Initial Coin Offerings (ICOs) in the simplest of words can be defined as a cross over between Initial Public Offerings (IPOs) and crowd funding. It is a way for blockchain startup companies to be able to raise capital without resorting to the traditional venture capital realm. Typically, when a major company wants to raise investment capital to accommodate fast growth, they offer shares to their investors and the Securities and Exchange Commission (SEC) will impose regulations that will protect the investors.
In an ICO, the company offers a chance for people to invest in a new cryptocurrency related business. They accept investments in the form of major cryptocurrencies like Bitcoin or Ether in exchange for crypto-tokens that serve the purpose of shares in the company.

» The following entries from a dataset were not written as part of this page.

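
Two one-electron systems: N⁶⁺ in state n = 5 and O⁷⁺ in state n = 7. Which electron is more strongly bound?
N⁶⁺ at n = 5 (E = -26.66717 eV)

Using E_n = -13.6057 Z² / n² eV:

N⁶⁺ (Z = 7) at n = 5:
E = -13.6057 × 7² / 5² = -13.6057 × 49 / 25 = -26.66717200 eV

O⁷⁺ (Z = 8) at n = 7:
E = -13.6057 × 8² / 7² = -13.6057 × 64 / 49 = -17.77071020 eV

Since -26.66717200 eV < -17.77071020 eV,
N⁶⁺ at n = 5 is more tightly bound (requires more energy to ionize).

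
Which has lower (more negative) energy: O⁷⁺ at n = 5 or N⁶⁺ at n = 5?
O⁷⁺ at n = 5 (E = -34.8306 eV)

Using E_n = -13.6057 Z² / n² eV:

O⁷⁺ (Z = 8) at n = 5:
E = -13.6057 × 8² / 5² = -13.6057 × 64 / 25 = -34.8305920 eV

N⁶⁺ (Z = 7) at n = 5:
E = -13.6057 × 7² / 5² = -13.6057 × 49 / 25 = -26.6671720 eV

Since -34.8305920 eV < -26.6671720 eV,
O⁷⁺ at n = 5 is more tightly bound (requires more energy to ionize).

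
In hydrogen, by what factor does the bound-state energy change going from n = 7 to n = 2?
12.250000

Using E_n = -13.6057 Z² / n² eV with Z = 1:

E_2 = -13.6057 / 2² = -13.6057 / 4 = -3.401425000000 eV
E_7 = -13.6057 / 7² = -13.6057 / 49 = -0.277667346939 eV

The ratio is:
E_2/E_7 = (-3.401425000000) / (-0.277667346939)
E_2/E_7 = (-13.6057/4) / (-13.6057/49)
E_2/E_7 = 49/4
E_2/E_7 = 12.250000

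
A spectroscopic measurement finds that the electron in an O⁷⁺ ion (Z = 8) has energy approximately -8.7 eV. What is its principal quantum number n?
n = 10

The exact energy levels follow E_n = -13.6057 Z² / n² eV with Z = 8.

The measured value (-8.7 eV) is reported to only 2 significant figures, so we must test candidate n values and see which one matches to that precision.

Candidate energies:
  n = 8:  E = -13.6057 × 8² / 8² = -13.60570 eV
  n = 9:  E = -13.6057 × 8² / 9² = -10.75018 eV
  n = 10:  E = -13.6057 × 8² / 10² = -8.70765 eV  ← matches
  n = 11:  E = -13.6057 × 8² / 11² = -7.19640 eV
  n = 12:  E = -13.6057 × 8² / 12² = -6.04698 eV

Checking against the measurement of -8.7 eV (2 sig figs), only n = 10 agrees:
E_10 = -8.70765 eV, which rounds to -8.7 eV ✓

Therefore n = 10.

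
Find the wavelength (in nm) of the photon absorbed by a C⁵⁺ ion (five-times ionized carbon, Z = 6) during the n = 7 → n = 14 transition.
165.378 nm

First, find the transition energy using E_n = -13.6057 Z² / n² eV:
E_7 = -13.6057 × 6² / 7² = -9.9960245 eV
E_14 = -13.6057 × 6² / 14² = -2.4990061 eV

Photon energy: |ΔE| = |E_14 - E_7| = 7.4970184 eV

Convert to wavelength using E = hc/λ with hc = 1239.84 eV·nm:
λ = hc/E = 1239.84 eV·nm / 7.4970184 eV
λ = 165.378 nm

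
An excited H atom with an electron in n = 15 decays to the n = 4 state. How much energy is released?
0.790 eV

The energy levels are E_n = -13.6057 eV / n².

Energy at n = 15: E_15 = -13.6057 / 15² = -0.060470 eV
Energy at n = 4: E_4 = -13.6057 / 4² = -0.850356 eV

For emission (electron falling to lower state), the photon energy is:
E_photon = E_15 - E_4 = |-0.060470 - (-0.850356)|
E_photon = 0.790 eV

This energy is carried away by the emitted photon.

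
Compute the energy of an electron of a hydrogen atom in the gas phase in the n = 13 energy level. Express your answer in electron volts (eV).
-0.0805 eV

The energy levels of a hydrogen-like atom are given by:
E_n = -13.6057 eV / n²

For n = 13:
E_13 = -13.6057 eV / 13²
E_13 = -13.6057 eV / 169
E_13 = -0.0805 eV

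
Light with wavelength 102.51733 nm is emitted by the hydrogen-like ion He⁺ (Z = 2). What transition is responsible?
n = 6 → n = 2

First, find the photon energy from the wavelength (hc = 1239.84 eV·nm):
E = hc/λ = 1239.84 eV·nm / 102.51733 nm = 12.093955 eV

The energy levels of He⁺ satisfy E_n = -13.6057 × 2² / n² eV, so an emission n_i → n_f releases
ΔE = 13.6057 × 2² × (1/n_f² − 1/n_i²) eV.

Setting ΔE equal to the photon energy:
1/n_f² − 1/n_i² = 12.093955 / (13.6057 × 2²) = 0.22222221

Since 1/n_i² must be positive, we need 1/n_f² > 0.22222221, i.e. n_f ≤ 2. For each allowed n_f, solve n_i = (1/n_f² − 0.22222221)^(−1/2) and check whether it is a whole number:
  n_f = 1: 1/n_i² = 1.00000000 − 0.22222221 = 0.77777779 → n_i = 1.134  (not an integer) ✗
  n_f = 2: 1/n_i² = 0.25000000 − 0.22222221 = 0.02777779 → n_i = 6.000  → integer, n_i = 6 ✓

Only n_f = 2 gives an integer upper level, n_i = 6.

The transition is from n = 6 to n = 2 (emission).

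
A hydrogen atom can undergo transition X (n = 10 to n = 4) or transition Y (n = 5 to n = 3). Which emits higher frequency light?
5 → 3

Calculate the energy for each transition:

Transition 10 → 4:
ΔE₁ = |E_4 - E_10| = |-13.6057/4² - (-13.6057/10²)|
ΔE₁ = |-0.850356250000 - (-0.136057000000)| = 0.714299250 eV

Transition 5 → 3:
ΔE₂ = |E_3 - E_5| = |-13.6057/3² - (-13.6057/5²)|
ΔE₂ = |-1.511744444444 - (-0.544228000000)| = 0.967516444 eV

Since 0.967516444 eV > 0.714299250 eV, the transition 5 → 3 emits the more energetic photon.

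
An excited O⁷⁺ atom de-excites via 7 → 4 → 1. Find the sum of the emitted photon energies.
852.994 eV

The energy levels of O⁷⁺ are E_n = -13.6057 × 8² / n² eV.

First transition (7 → 4):
ΔE₁ = |E_4 - E_7|
ΔE₁ = |-54.422800000 - (-17.770710204)| = 36.652090 eV

Second transition (4 → 1):
ΔE₂ = |E_1 - E_4|
ΔE₂ = |-870.764800000 - (-54.422800000)| = 816.342000 eV

Total energy released:
E_total = ΔE₁ + ΔE₂ = 36.652090 + 816.342000 = 852.994 eV

Note: This equals the direct transition 7 → 1: 852.994 eV ✓
Energy is conserved regardless of the path taken.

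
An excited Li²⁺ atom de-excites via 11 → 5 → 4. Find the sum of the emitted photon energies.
6.641 eV

The energy levels of Li²⁺ are E_n = -13.6057 × 3² / n² eV.

First transition (11 → 5):
ΔE₁ = |E_5 - E_11|
ΔE₁ = |-4.898052000 - (-1.011994215)| = 3.886058 eV

Second transition (5 → 4):
ΔE₂ = |E_4 - E_5|
ΔE₂ = |-7.653206250 - (-4.898052000)| = 2.755154 eV

Total energy released:
E_total = ΔE₁ + ΔE₂ = 3.886058 + 2.755154 = 6.641 eV

Note: This equals the direct transition 11 → 4: 6.641 eV ✓
Energy is conserved regardless of the path taken.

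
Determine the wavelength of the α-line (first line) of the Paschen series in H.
1874.60256 nm

The longest wavelength corresponds to the smallest energy transition in the series.
The Paschen series has all transitions ending at n_f = 3.

For H, the first line (α-line) is the jump from n = 4 to n = 3:
E_4 = -13.6057 / 4² = -0.85035625000 eV
E_3 = -13.6057 / 3² = -1.51174444444 eV
ΔE = E_4 - E_3 = 0.66138819444 eV

λ = hc/E = 1239.84 eV·nm / 0.66138819444 eV
λ = 1874.60256 nm

This is the α-line of the Paschen series in H.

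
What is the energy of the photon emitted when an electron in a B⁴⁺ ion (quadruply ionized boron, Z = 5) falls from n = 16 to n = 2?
83.70694 eV

The energy levels are E_n = -13.6057 Z² eV / n².

Energy at n = 16: E_16 = -13.6057 × 5² / 16² = -1.32868164 eV
Energy at n = 2: E_2 = -13.6057 × 5² / 2² = -85.03562500 eV

For emission (electron falling to lower state), the photon energy is:
E_photon = E_16 - E_2 = |-1.32868164 - (-85.03562500)|
E_photon = 83.70694 eV

This energy is carried away by the emitted photon.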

In the case of IPOs, there’s a more stabilized system in play. Government imposed regulations and typical business practice applies to IPOs which see to it. The investment you make in an IPO might be a failed venture in case the company doesn’t manage to take off but you will have the facility to make a well informed decision as some precautionary checkboxes will be marked when the IPO was prepared. In an ICO, the rules aren’t general for all of them. The rules they function on are more case-by-case. CoinSchedule will show you currently available ICOs and those which will soon be on offer. You can take a look at them and invest in those you find interesting and promising. The terms and conditions, business model and the legal framework operating within the ICO are setup by itself rather than any regulatory body like the SEC.
The rising success of ICOs have seen a rise in investor complaints about the ICOs particularly due to the lack of transparency and major misunderstanding of ICOs by investors. There have even been cases in which the issuers of ICOs have managed to amass a large amount of investment by conducting ICOs and then disappearing into thin air.
Share holders in an IPO have more rights as investors while the token holders in ICOs don’t have as many. There is a severe lack of oversight in ICOs which have allowed criminals to exploit the platform ICOs provide to swindle investors in the equivalent of millions of dollars worth of cryptocurrencies. Some estimates show that criminals have managed to get away with as much as 10% of all ICO funds.
Major regulatory bodies around the world have shifted their attention towards cryptocurrencies in the light of such scams that have taken place using cryptocurrencies. China has taken strict regulatory actions against ICOs. They’ve placed a blanket ban on all ICOs and any currency exchanges dealing with cryptocurrencies. All those involved in activities related to ICOs will be subject to full investigation and liable to criminal charges.
That being said, ICOs have not been declared ‘illegal’ throughout the world as a whole. Even China’s ban on ICOs seems to be a temporary measure being taken by China’s PBoC while they can set up a proper regulatory structure in place to provide more security to investors and eliminate any possibilities of future scams.